A day late and… a day late. I've got nothing. It was bound to happen sooner or later, that a weekly edition of The Listening Room would slip from Monday to Tuesday. I have a good excuse this week. You can read my excuse and consider it a supplement to this very installment of The Listening Room. Your compliance is appreciated.
These may not be the best songs ever, they may not even be our favorites, but they kept us entertained last week. You could do worse than to try a few of them out and see what they do for you.
DJRadiohead: "Psychotic Breakdown" from Degradation Trip Vol. 1 & 2 by Jerry Cantrell
I guess that tells you everything you need to know about my mental state of the last week then, doesn't it? Alice in Chains fans know how much Jerry Cantrell meant to the sound of the band, but it is almost scary to listen to tracks like this. Jerry will never be able to fully summon Layne Staley's vocal powers, but he can mimic them a bit and he does on this song. Layne's energy is certainly lurking here and Jerry has rarely sounded better. His layered, detuned vocals and detuned guitars have an integrity and power the nu-metal clones that followed never got right. "Psychotic Breakdown" would have been hugely popular if it had appeared on an AiC record.
Mark Saleski: "Rehab" from Back To Black by Amy Winehouse.
I've had two musical whiplash experiences recently caused by seeing performances on the television. The first was due to Lily Allen and her appearance on Saturday Night Live. She played "Smile" and my reaction was something like: What The Hell Was THAT?!
Similarly, I caught Amy Winehouse on David Letterman's Late Show. Out comes a woman with a straight-lined dress, heels, giant hair and mega-makeup. I have no idea what this is going to sound like. She launches into "Rehab" and I am transfixed. With a big 'ole horn section and backup singers, Winehouse sounds like the evil side of Diana Ross. Or Something.
Michael Jones: "Sowing Season" from The Devil and God are raging inside me. by Brand New
For weeks I'd been staring at this interesting looking cd cover, only to shake my head and decide not to purchase it. I'd never heard of the band, you see, and buying it simply because I thought the cover was interesting… weird, right?

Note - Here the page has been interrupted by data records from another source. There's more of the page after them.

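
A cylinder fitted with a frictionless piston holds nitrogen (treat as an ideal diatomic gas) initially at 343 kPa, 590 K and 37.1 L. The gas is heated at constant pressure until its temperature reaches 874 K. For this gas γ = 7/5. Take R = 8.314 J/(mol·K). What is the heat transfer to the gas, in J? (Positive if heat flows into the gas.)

21400 J

n = P₁V₁/(RT₁) = 343×37.1/(8.314×590) = 2.59 mol.
Isobaric: P stays 343 kPa; V/T = const ⇒ T₂ = 874 K, V₂ = 55.0 L.
W = PΔV = 343×(55.0−37.1) kPa·L = 6130 J.
ΔU = nCvΔT = 2.59×20.8×(874−590) = 15300 J.
Q = ΔU + W = nCpΔT = 21400 J.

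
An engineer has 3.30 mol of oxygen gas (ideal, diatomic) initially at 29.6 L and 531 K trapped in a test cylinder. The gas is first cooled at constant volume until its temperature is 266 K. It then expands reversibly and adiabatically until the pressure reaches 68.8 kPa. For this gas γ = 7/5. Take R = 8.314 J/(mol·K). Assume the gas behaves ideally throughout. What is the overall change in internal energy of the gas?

P₁ = nRT₁/V₁ = 3.30×8.314×531/29.6 = 492 kPa.
Step 1 — Isochoric: V stays 29.6 L; P/T = const ⇒ T₂ = 266 K, P₂ = 247 kPa.
W = 0 (no volume change).
ΔU = nCvΔT = 3.30×20.8×(266−531) = -18200 J.
Q = ΔU = -18200 J.
State after step 1: P = 247 kPa, V = 29.6 L, T = 266 K.
Step 2 — Adiabatic: T₂/T₁ = (P₂/P₁)^((γ−1)/γ) ⇒ T₂ = 266×(0.279)^0.286 = 185 K; V₂ = 73.7 L.
ΔU = nCvΔT = 3.30×20.8×(185−266) = -5580 J.
Q = 0 for an adiabatic process, so W = −ΔU = 5580 J.
Net over both steps: W = 5580 J, Q = -18200 J, ΔU = -23800 J.

-23800 J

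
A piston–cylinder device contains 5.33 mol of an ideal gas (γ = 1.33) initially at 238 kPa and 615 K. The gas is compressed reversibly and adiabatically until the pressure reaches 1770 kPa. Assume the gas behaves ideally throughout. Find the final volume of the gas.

V₁ = nRT₁/P₁ = 5.33×8.314×615/238 = 115 L.
Adiabatic: T₂/T₁ = (P₂/P₁)^((γ−1)/γ) ⇒ T₂ = 615×(7.44)^0.248 = 1010 K; V₂ = 25.3 L.

25.3 L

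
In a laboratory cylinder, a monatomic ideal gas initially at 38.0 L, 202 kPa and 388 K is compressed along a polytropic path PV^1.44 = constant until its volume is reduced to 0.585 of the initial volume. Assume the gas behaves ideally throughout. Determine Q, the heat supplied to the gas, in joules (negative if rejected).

-1580 J

n = P₁V₁/(RT₁) = 202×38.0/(8.314×388) = 2.38 mol.
Polytropic n=1.44: T₂ = T₁(V₁/V₂)^(n−1) = 388×(1.71)^0.44 = 491 K; P₂ = P₁(V₁/V₂)^n = 437 kPa.
W = (P₁V₁−P₂V₂)/(n−1) = (202×38.0−437×22.2)/0.44 = -4640 J.
ΔU = nCvΔT = 2.38×12.5×(491−388) = 3060 J.
Q = ΔU + W = -1580 J.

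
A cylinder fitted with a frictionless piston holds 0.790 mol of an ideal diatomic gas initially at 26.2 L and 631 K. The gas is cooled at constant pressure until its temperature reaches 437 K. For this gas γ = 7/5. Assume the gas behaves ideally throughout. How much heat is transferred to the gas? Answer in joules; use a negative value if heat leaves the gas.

-4460 J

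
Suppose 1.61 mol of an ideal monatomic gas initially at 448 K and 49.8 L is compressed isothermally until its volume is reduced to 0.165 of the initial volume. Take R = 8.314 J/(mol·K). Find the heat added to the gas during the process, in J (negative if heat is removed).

-10800 J

P₁ = nRT₁/V₁ = 1.61×8.314×448/49.8 = 120 kPa.
Isothermal: T stays 448 K; PV = const ⇒ V₂ = 8.22 L, P₂ = 730 kPa.
ΔU = 0 (ideal gas, T constant).
W = nRT ln(V₂/V₁) = 1.61×8.314×448×ln(0.165) = -10800 J.
Q = ΔU + W = -10800 J.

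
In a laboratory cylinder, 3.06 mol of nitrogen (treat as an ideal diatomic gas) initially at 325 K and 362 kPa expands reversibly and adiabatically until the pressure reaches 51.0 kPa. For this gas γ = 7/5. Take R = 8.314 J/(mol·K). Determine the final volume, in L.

92.6 L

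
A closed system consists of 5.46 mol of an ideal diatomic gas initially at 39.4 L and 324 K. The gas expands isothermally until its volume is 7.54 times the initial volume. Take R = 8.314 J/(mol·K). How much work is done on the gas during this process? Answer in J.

P₁ = nRT₁/V₁ = 5.46×8.314×324/39.4 = 373 kPa.
Isothermal: T stays 324 K; PV = const ⇒ V₂ = 297 L, P₂ = 49.5 kPa.
W = nRT ln(V₂/V₁) = 5.46×8.314×324×ln(7.54) = 29700 J.
Work done on the gas = −W_by = -29700 J.

-29700 J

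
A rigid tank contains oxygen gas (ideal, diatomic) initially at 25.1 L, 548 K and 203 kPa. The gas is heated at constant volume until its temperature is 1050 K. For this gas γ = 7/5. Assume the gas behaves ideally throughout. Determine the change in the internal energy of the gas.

n = P₁V₁/(RT₁) = 203×25.1/(8.314×548) = 1.12 mol.
Isochoric: V stays 25.1 L; P/T = const ⇒ T₂ = 1050 K, P₂ = 389 kPa.
For an ideal gas ΔU = nCvΔT with Cv = (5/2)R = 20.8 J/(mol·K).
ΔU = 1.12×20.8×(1050−548) = 11700 J.

11700 J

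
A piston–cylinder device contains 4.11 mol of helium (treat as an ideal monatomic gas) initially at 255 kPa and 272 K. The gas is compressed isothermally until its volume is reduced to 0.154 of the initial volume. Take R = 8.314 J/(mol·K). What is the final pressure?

1660 kPa

V₁ = nRT₁/P₁ = 4.11×8.314×272/255 = 36.4 L.
Isothermal: T stays 272 K; PV = const ⇒ V₂ = 5.61 L, P₂ = 1660 kPa.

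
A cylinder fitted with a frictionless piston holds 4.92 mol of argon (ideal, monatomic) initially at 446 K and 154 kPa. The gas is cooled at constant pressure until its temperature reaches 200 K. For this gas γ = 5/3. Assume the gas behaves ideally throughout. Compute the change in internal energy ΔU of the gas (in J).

V₁ = nRT₁/P₁ = 4.92×8.314×446/154 = 118 L.
Isobaric: P stays 154 kPa; V/T = const ⇒ T₂ = 200 K, V₂ = 53.1 L.
For an ideal gas ΔU = nCvΔT with Cv = (3/2)R = 12.5 J/(mol·K).
ΔU = 4.92×12.5×(200−446) = -15100 J.

-15100 J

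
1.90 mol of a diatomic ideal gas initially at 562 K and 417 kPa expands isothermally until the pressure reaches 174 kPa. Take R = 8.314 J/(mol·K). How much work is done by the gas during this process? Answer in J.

7760 J

V₁ = nRT₁/P₁ = 1.90×8.314×562/417 = 21.3 L.
Isothermal: T stays 562 K; PV = const ⇒ V₂ = 51.0 L, P₂ = 174 kPa.
W = nRT ln(V₂/V₁) = 1.90×8.314×562×ln(2.40) = 7760 J.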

Eventually, I caved (the relatively low price helped) and bought it. I'm so glad I did.
The music enwrapped in the artwork has turned out to be one of the best I've heard so far, this year. Dark lyrics, gorgeous melodies that rise and fall at the whim of whatever emotion the song is trying to channel, all serve to make this a complicated and complete album. That's a rare word, these days.
"Sowing Season" starts off with this slow and melancholy give and take with the vocals and a soft guitar melody, only to explode into this heavy crunch of emotion and sound. Sure, there is nothing new about having dynamics in a song, but such things are standards because they truly work when they're done correctly. Brand New, on "Sowing Season," without a doubt, has it down pat. Just a killer opening track to a wonderful album.
Ian Woolstencroft "Innocent Days" from Last of the Runaways by Giant
This is a prime slice of classic 80’s hard rock, all big guitars and big choruses (not to mention big hair). At it's heart is Dann Huff, providing both screeching guitar and emotive vocals.
Picking a track from Giant’s debut wasn’t easy, it’s packed full of great songs but this one kind of summed up my feelings. This album and others like it were the soundtrack to my late teens/early twenties, a time when anything seemed possible. “These are the innocent days” sings Dann Huff and you know what? He was right.
So I'm not sure if this really qualifies for The Listening Room or not, but this week an amazing show from Rock and Roll Hall Of Fame inductee Patti Smith was added over at Wolfgang's Vault, and I can't stop listening to it.
Starting off with an incredible reading of "Land" from Horses that segues seamlessly into "Land of 1000 Dances", Patti and the boys are extremely loose throughout this two hour set. The best parts come toward the middle with a four song sweep that begins with "Dancing Barefoot," moves quickly through "Space Monkey" and "Privilege" from Easter and then winds up with a ferocious "25th Floor," which finds the band sounding particularly muscular. There are also several choice covers here, ranging from John Lennon's "Cold Turkey" to the Yardbirds "For Your Love" (with Lenny Kaye on lead vocals!). The Patti Smith Group of this period was renowned for it's live performances, and this one is no exception.
By the time I finish reviewing a CD, I usually have one or two songs that I keep coming back to over the next few days and weeks. The most recent is Michelle Mangione's "Prisoner of War." The song begins minimally with an acoustic guitar and Mangione's voice, backed with a little bit of accordion. As the song shifts into the chorus, a little percussion is added, and then electric guitar. The build-up of instrumentation is classic acoustic pop-rock, and it does a good job of following the lyrical ebbs and flows. Every time this song comes around on shuffle, my ears perk up and I can't stop bobbing my head along with the beat. The whole album is good, but for some reason the combination of lyrics and music keeps drawing me back to this track in particular.